Senescence-driven ONFH imaging phenotypes often combine osteonecrosis with insufficiency fracture features. Rapid sequential image progression represents a red flag, as does lack of clear reparative response (minimal sclerosis, extensive bone loss) (4). Shibayama’s research effectively demonstrated elderly patients’ hip X-rays progressing from mild flattening to near-complete femoral head destruction with superior migration rapidly (4). Such dramatic changes are uncommon in younger patients unless particularly malignant disease courses or concurrent infections occur. Therefore, radiologists and clinicians should recognize that elderly patient “ONFH” is not benign—it tends to predict rapid collapse. Early MRI is warranted for equivocal X-rays. Distinguishing primary ONFH from subchondral fracture on MRI may be academic because management overlaps, but if a fracture line is seen (irregular band), one should offload the joint immediately as one would for a fracture, in hopes of preventing displacement.

What we describe as “elderly ONFH” may often represent subchondral insufficiency fracture radiologic entities. SIFFH literature emphasizes prevalence in osteoporotic elderly and differentiation needs from ONFH (47, 99). However, therapeutically and conceptually, both lead to necrosis and collapse. In elderly patients, thinking in continuum terms may be most accurate: osteoporotic bone yields (fractures) with supervening ischemia, or ischemia occurs with bone yielding—either way resulting in combined pathology. Imaging confirms ongoing processes and gauges extent.

The most compelling evidence linking aging biology to ONFH comes from demonstrating senescent cells in osteonecrotic femoral heads. Okamoto et al. examined femoral head samples from ONFH patients, discovering senescent cell accumulation at necrotic lesion borders (59). These cells expressed classical senescence markers p16INK4a and p21, with DNA damage foci (γ-H2AX positivity) indicating genomic stress (59). Significantly, senescent cells encompassed multiple cell types: mesenchymal stem/stromal cells (nestin-positive), osteoblastic cells (periostin-positive), and osteocytes (DMP-1-positive), suggesting entire bone cellular network senescence in affected regions (59). This implies premature local bone tissue aging responding to necrotic injury or contributing to injury causation. While healthy aged bone shows increased baseline senescent osteocytes and stromal cells compromising bone quality, ONFH findings might represent exacerbation where ischemic stress accelerates cellular senescence.

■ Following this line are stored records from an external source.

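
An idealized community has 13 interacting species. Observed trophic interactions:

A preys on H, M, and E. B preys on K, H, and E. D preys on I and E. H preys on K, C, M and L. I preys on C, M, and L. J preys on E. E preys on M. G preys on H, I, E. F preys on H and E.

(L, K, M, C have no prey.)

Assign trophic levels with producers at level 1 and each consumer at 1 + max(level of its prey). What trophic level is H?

L is a producer → level 1.
H eats L (level 1); other prey at levels: K 1, M 1, C 1 → level 2.

Trophic level 2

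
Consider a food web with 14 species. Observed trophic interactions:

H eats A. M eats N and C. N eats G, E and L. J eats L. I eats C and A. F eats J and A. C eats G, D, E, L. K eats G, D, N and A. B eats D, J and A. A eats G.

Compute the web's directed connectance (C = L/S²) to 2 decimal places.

The web has S = 14 species and L = 23 feeding links.
C = L / S² = 23 / 196 = 0.1173 ≈ 0.12.

C = 0.12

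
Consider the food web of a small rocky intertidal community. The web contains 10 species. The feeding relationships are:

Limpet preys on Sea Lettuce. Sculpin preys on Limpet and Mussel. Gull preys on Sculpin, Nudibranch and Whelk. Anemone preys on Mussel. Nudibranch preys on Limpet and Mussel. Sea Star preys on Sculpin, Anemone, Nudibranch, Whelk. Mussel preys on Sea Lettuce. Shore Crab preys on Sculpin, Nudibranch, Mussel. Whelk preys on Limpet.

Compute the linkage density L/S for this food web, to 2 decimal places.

L/S = 1.80

There are L = 18 links among S = 10 species.
L/S = 18/10 = 1.8000 ≈ 1.80.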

The secretory profile of senescent cells proves equally significant. Elevated IL-6 in transitional zone marrow aligns with senescence-associated secretory phenotype (SASP) (100). Upregulated RANKL could promote osteoclast activity and bone resorption around necrotic areas (101). Elevated MMP-3 (matrix metalloproteinase-3) can degrade extracellular matrix and cartilage, contributing to joint destruction (102). These molecular signals link cell senescence to aggressive ONFH progression in elderly patients: senescent cells actively create microenvironments that break down tissue and impair regeneration rather than remaining inert bystanders.

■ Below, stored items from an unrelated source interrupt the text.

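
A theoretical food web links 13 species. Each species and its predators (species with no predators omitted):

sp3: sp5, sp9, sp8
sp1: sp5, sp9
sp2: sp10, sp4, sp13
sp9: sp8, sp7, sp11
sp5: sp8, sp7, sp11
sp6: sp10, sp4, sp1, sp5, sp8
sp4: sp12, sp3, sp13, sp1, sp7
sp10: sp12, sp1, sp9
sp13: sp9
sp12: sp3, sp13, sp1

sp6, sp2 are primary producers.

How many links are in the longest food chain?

5 links

One longest chain: sp6 → sp10 → sp12 → sp3 → sp5 → sp8.
It has 6 species and 5 links.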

Therapeutically, Okamoto et al. demonstrated that human mesenchymal stem cell-conditioned medium (MSC-CM) in rodent ONFH models reduced senescent cell burden in necrotic bone and significantly preserved trabecular bone volume, preventing collapse (59). While not strictly senolytic, the MSC secretome likely modulated SASP or encouraged cellular rejuvenation (103). This suggests tantalizing possibilities for targeting senescence in ONFH treatment—an approach particularly beneficial for older patients with high senescent cell burdens.

To further substantiate these histological observations with functional mechanisms, recent studies have focused on patient-derived cells. Tang et al. (104) demonstrated that BMSCs isolated directly from ONFH patients exhibit a premature senescence phenotype driven by the miR-601/SIRT1 axis. This functional impairment in human cells provides a critical mechanistic bridge, confirming that the senescence pathways identified in animal models are actively recapitulated in human pathology.

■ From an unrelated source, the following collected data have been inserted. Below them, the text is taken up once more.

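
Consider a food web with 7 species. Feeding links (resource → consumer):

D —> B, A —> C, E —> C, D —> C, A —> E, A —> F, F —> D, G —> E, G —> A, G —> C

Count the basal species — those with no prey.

Basal species (no prey listed): G.
Count: 1.

1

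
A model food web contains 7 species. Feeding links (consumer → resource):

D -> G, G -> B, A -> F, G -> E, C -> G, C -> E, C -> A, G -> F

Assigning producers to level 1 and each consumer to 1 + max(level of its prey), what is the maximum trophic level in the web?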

Gene expression studies reveal aging’s role in ONFH pathogenesis, as demonstrated by Qiu who specifically examined aging-ONFH intersections in steroid-induced cases (105). Using peripheral blood gene expression from steroid-induced ONFH patients cross-referenced with known aging-related genes, they identified 41 dysregulated aging-related genes enriched in oxidative stress response, FoxO signaling, and TNF signaling pathways (105). Among the key highlighted genes were CAT (Catalase) and FOXO3, which are classic longevity genes involved in oxidative damage mitigation and stress resistance, along with IRS2 (Insulin receptor substrate 2) involved in insulin signaling and energy metabolism, and MAP2K11, part of MAPK pathway transmitting stress signals linked to inflammatory responses (105). Notably, FOXO3, a transcription factor helping cells survive oxidative stress, when altered in ONFH patients, suggests femoral head cells are less equipped to handle oxidative insults, becoming more prone to apoptosis or senescence (106). Furthermore, IRS2 involvement might relate to metabolic aspects, possibly linking diabetes or marrow adipogenesis (107). The fact that these aging-related molecules were flagged in steroid ONFH supports the idea that even steroid-induced ONFH (traditionally seen in younger populations) involves aging biology mechanisms, while for elderly ONFH, these aging pathways are likely even more pronounced.

Osteocyte apoptosis patterns vary by ONFH etiology. A 2010 study found steroid- and alcohol-induced ONFH had significantly higher TUNEL-positive (apoptotic) osteocytes compared to post-traumatic or idiopathic ONFH (17). This implies that systemic factor etiologies (steroids, alcohol) involve programmed cell death pathways (apoptosis) versus purely necrotic death. Idiopathic ONFH had lower apoptosis in that study (17), perhaps indicating more direct necrosis or a slower process allowing for some remodeling. If many idiopathic ONFH in their cohort were older patients, one interpretation could be that in older patients the bone dies more “quietly” (through necrosis or insufficient repair) rather than the dramatic apoptosis triggered by toxic or metabolic insults in younger patients (17). However, once collapse happens, both will end up with empty lacunae (dead osteocytes) (108). The apoptotic versus necrotic modality influences initial inflammatory responses—apoptosis generates distinct immunological signals compared to necrosis (109). Lower apoptotic indices in idiopathic cases may correlate with absent demarcation lines, reflecting diminished inflammatory and healing responses (110). Thus, cell death mechanisms appear age/risk-factor dependent: younger, risk-factor-driven ONFH involves osteocyte apoptosis (potentially targetable by cell survival interventions) (111), while older spontaneous ONFH reflects gradual ischemic cell death (112).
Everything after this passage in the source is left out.